Why Fianna Fail Will Probably Be Back

There are no ideas in Irish politics. Sean O’Faolain recognised this in 1945, when he wrote:

Irish politics today are not politics; our two main parties are indistinguishable not because their political ideas are alike but because neither has any political idea at all – warriors of destiny and the race of the Gaels – silly romantic titles that confess a complete intellectual vacancy as far as the reality of political ideas are concerned.

Seven decades later, this observation holds. Our two main political parties, Fianna Fail (the “warriors of destiny”) and Fine Gael (the “race of the Gaels”) are still distinguished by the positions they took over the Anglo-Irish Treaty in 1922. When Bertie Ahern and, later, Brian Cowen occupied the Taoiseach’s office in Leinster House, a portrait of Eamon De Valera hung on the wall. When Enda Kenny took over in 2011, he replaced the portrait of Dev with a portrait of Michael Collins. This is as close to an ideological debate as Fianna Fail and Fine Gael have ever gotten.

The economic boom that began in Ireland in the late 1990s and continued until 2008 created something that had never really existed in Ireland before: a large and prosperous middle class. As a result, Irish politics changed. The majority of Irish people will now vote for what they perceive to be the party of middle class self-interest. This is now the only “idea” in Irish politics. From 1997 to 2008, therefore, the Irish people voted for Fianna Fail – the party that presided over the Celtic Tiger. When the banking crisis struck in late 2008, it became clear to the Irish electorate that Fianna Fail were no longer competent to serve as the guardians of middle class self-interest. Fine Gael became the largest party in the 2011 general election with the tacit understanding that they would put things back the way they were – that they would make Ireland’s new middle class feel rich and safe again. The reason they were not booted out of power in 2016 is that, to a significant portion of the Irish electorate, they seemed to have done this.

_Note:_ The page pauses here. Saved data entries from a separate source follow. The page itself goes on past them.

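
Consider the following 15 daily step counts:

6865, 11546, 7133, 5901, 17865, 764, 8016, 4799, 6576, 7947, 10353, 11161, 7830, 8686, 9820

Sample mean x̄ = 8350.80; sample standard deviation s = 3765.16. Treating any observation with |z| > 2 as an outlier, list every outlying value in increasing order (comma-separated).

Cutoffs at x̄ ± 2s: 8350.80 ± 2·3765.16 = [820.48, 15881.12].
764: z = -2.02, |z| > 2 → outlier.
17865: z = 2.53, |z| > 2 → outlier.
Every other value lies within [820.48, 15881.12].

764, 17865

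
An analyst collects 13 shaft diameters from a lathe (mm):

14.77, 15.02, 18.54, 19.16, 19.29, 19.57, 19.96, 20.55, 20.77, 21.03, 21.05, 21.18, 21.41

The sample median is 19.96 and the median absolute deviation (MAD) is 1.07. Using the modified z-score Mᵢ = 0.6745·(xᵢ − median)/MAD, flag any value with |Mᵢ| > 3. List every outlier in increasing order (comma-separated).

|Mᵢ| > 3 ⇔ |xᵢ − 19.96| > 3·1.07/0.6745 = 4.76.
So outliers lie outside [15.20, 24.72].
14.77: M = -3.27 → outlier.
15.02: M = -3.11 → outlier.

14.77, 15.02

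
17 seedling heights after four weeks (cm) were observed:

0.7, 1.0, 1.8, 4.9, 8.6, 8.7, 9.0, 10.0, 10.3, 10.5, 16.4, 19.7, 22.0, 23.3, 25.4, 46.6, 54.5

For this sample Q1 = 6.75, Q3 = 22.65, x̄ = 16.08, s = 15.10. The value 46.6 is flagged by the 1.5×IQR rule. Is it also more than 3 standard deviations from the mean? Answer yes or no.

z = (46.6 − 16.08) / 15.10 = 2.02.
|z| = 2.02 ≤ 3.

no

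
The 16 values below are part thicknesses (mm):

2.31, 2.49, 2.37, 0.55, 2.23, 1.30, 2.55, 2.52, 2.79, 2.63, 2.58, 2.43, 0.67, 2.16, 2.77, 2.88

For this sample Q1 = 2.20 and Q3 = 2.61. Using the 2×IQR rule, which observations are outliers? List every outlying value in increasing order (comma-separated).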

During Fine Gael’s term in power, Fianna Fail has been attempting once again to position itself as the party of middle class self-interest. (And so has Sinn Fein: this is what Martin McGuinness’s presidential campaign was all about.) Separately, many Irish voters have been secretly waiting for the day when it is once again safe to vote for Fianna Fail, who, the last time they were in power, enabled these voters to get rich without having to worry too much about irritating rules and regulations.

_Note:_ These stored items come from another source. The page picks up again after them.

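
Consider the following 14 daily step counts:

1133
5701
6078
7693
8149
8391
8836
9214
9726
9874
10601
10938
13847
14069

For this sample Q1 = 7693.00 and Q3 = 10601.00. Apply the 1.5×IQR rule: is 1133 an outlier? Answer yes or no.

IQR = Q3 − Q1 = 10601.00 − 7693.00 = 2908.00.
Lower fence = Q1 − 1.5·IQR = 7693.00 − 4362.00 = 3331.00.
Upper fence = Q3 + 1.5·IQR = 10601.00 + 4362.00 = 14963.00.
1133 lies below the lower fence.

yes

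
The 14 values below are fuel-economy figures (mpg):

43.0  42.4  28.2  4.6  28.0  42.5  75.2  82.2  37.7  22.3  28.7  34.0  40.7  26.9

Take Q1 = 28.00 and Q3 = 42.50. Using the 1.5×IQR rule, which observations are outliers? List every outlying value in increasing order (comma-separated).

IQR = Q3 − Q1 = 42.50 − 28.00 = 14.50.
Lower fence = Q1 − 1.5·IQR = 28.00 − 21.75 = 6.25.
Upper fence = Q3 + 1.5·IQR = 42.50 + 21.75 = 64.25.
4.6 < 6.25 → outlier.
75.2 > 64.25 → outlier.
82.2 > 64.25 → outlier.
All remaining values lie within [6.25, 64.25].

4.6, 75.2, 82.2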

With the current crisis in the Fine Gael-led coalition – and with no clearly electable successor in line to replace Enda Kenny – the return of Fianna Fail to power, as the party of middle class self-interest, seems increasingly likely.

In the event of another global financial crisis, of course, Fianna Fail will fare no better than Fine Gael, since both parties share the same outdated neoliberal view of economic policy. The problem is that the fate of the Irish middle class is not really in the hands of any particular Irish government. It is in the hands of a complex global system that no one really understands or knows how to control. Enda Kenny’s tenure as Taoiseach was predicated on ignoring this fact. His successor may not be able to do the same.